BELARUS NEWS AND ANALYSIS

DATE:

31/03/2006

Election Politics in Belarus and Ukraine

By Judith Latham

Washington

Voters in Belarus went to the polls last month and re-elected President Alexander Lukashenko, whom critics call the "last dictator in Europe." The EU and the United States have denounced the elections as a fraud and have pledged to increase sanctions against members of the Lukashenko regime. And, in a setback for Ukraine's reform movement, the pro-Russian "Regions Party" of former Prime Minister, Viktor Yanukovych, garnered more of the vote in recent parliamentary elections, than his rivals, both leaders of the 2004 Orange Revolution.

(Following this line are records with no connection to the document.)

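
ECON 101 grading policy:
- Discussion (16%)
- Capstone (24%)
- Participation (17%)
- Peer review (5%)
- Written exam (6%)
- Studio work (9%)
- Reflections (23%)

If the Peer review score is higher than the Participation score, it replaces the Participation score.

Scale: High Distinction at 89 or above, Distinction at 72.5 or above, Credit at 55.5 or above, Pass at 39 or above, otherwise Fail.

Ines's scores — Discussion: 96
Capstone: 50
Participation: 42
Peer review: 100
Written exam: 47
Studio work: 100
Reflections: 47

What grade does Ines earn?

Credit

Peer review (100) > Participation (42), so Participation counts as 100.
Weighted total:
  Discussion 96 × 0.16 = 15.36
  Capstone 50 × 0.24 = 12
  Participation 100 × 0.17 = 17
  Peer review 100 × 0.05 = 5
  Written exam 47 × 0.06 = 2.82
  Studio work 100 × 0.09 = 9
  Reflections 47 × 0.23 = 10.81
Sum = 71.99
71.99 is ≥ 55.5 and < 72.5 → Credit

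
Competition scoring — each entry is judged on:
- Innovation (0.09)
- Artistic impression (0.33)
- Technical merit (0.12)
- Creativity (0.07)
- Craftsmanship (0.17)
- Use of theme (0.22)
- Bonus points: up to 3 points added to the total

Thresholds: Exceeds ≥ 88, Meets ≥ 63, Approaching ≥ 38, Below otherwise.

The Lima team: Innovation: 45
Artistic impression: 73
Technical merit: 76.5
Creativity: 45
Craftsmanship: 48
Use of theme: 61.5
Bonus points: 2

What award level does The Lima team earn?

Weighted total:
  Innovation 45 × 0.09 = 4.05
  Artistic impression 73 × 0.33 = 24.09
  Technical merit 76.5 × 0.12 = 9.18
  Creativity 45 × 0.07 = 3.15
  Craftsmanship 48 × 0.17 = 8.16
  Use of theme 61.5 × 0.22 = 13.53
Sum = 62.16
Bonus points: 62.16 + 2 = 64.16
64.16 is ≥ 63 and < 88 → Meets

Meets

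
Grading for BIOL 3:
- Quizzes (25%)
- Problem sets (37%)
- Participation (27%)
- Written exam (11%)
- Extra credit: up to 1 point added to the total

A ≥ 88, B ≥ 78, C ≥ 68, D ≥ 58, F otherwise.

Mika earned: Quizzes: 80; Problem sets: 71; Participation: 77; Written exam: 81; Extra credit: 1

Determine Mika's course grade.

Weighted total:
  Quizzes 80 × 0.25 = 20
  Problem sets 71 × 0.37 = 26.27
  Participation 77 × 0.27 = 20.79
  Written exam 81 × 0.11 = 8.91
Sum = 75.97
Extra credit: 75.97 + 1 = 76.97
76.97 is ≥ 68 and < 78 → C

C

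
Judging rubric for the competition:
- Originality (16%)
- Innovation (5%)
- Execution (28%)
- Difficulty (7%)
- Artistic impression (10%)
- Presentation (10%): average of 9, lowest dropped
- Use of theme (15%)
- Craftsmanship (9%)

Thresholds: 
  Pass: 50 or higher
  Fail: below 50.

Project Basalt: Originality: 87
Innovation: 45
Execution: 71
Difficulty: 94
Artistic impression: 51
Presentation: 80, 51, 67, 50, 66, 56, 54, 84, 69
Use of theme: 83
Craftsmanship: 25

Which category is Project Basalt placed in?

Presentation: drop 50 → average of remaining 8 = 527/8 = 65.875
Weighted total:
  Originality 87 × 0.16 = 13.92
  Innovation 45 × 0.05 = 2.25
  Execution 71 × 0.28 = 19.88
  Difficulty 94 × 0.07 = 6.58
  Artistic impression 51 × 0.1 = 5.1
  Presentation 65.875 × 0.1 = 6.5875
  Use of theme 83 × 0.15 = 12.45
  Craftsmanship 25 × 0.09 = 2.25
Sum = 69.0175
69.0175 ≥ 50 → Pass

Pass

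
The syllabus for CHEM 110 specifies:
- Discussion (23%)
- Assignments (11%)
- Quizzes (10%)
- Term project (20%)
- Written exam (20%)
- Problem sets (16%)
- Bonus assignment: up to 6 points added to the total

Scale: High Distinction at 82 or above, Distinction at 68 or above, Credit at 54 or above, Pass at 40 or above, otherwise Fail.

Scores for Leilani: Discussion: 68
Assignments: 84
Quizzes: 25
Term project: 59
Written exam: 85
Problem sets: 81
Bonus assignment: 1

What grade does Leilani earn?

Weighted total:
  Discussion 68 × 0.23 = 15.64
  Assignments 84 × 0.11 = 9.24
  Quizzes 25 × 0.1 = 2.5
  Term project 59 × 0.2 = 11.8
  Written exam 85 × 0.2 = 17
  Problem sets 81 × 0.16 = 12.96
Sum = 69.14
Bonus assignment: 69.14 + 1 = 70.14
70.14 is ≥ 68 and < 82 → Distinction

Distinction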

Notwithstanding President Lukashenko's lopsided re-election victory in what are widely seen as fraudulent elections, U.S. Secretary of State Condoleezza Rice said she thinks a lasting democratic opposition might still emerge in Belarus. And she said the reform movement in Ukraine remains strong despite mixed election results there.

Russian journalist Masha Lipman, of the Carnegie Moscow Center, mocked official election results in Belarus - showing that President Lukashenko won 83 percent of the vote. Speaking with host Judith Latham of VOA News Now's International Press Club, Ms. Lipman said independent polls gave the president no more than 50 percent, which would still have catapulted him to victory. Ms. Lipman praised the courage of members of the opposition, many of them young people who were arrested for protesting the election results. Ms. Lipman noted that they have pledged to continue their struggle.

But Dmitri Siderov, Washington bureau chief of Kommersant, a business and political daily in Moscow, was not so impressed by Belarus' nascent political opposition. Furthermore, he questioned whether European and U.S. sanctions against the government in Minsk would be effective, given the country's heavy economic dependence on Russia.

However, Iryna Vidanova, editor of the magazine Student Thought in Belarus, was more optimistic than Mr. Siderov about the opposition's political future and she called it a "great sign" that people had declared publicly that they want change. She suggested it was only a "question of time" before President Lukashenko would have to step down.

But Ukraine's parliamentary elections demonstrated that even the forces for political and economic reform are vulnerable if they do not deliver on campaign promises. Voters there dealt a stunning blow to Victor Yuschenko's pro-Western party, which had won a mandate to govern during Ukraine's 2004 Orange Revolution. According to journalist Yavhen Hlibovytsky of independent Channel 5 television in Kiev, President Yuschanko's weakened party will probably form a coalition with his former Prime Minister Yulia Timochanko's bloc. Nonetheless, Mr. Hlibovysky calls last week's elections an "incredible achievement" in the democratic process. And comparing the recent elections in Belarus to the situation in Ukraine in 2004, Mr. Hlibovysky suggested that the political shift in Belarus is "definite," even if for now, Alexander Lukashenko has managed to suppress the opposition.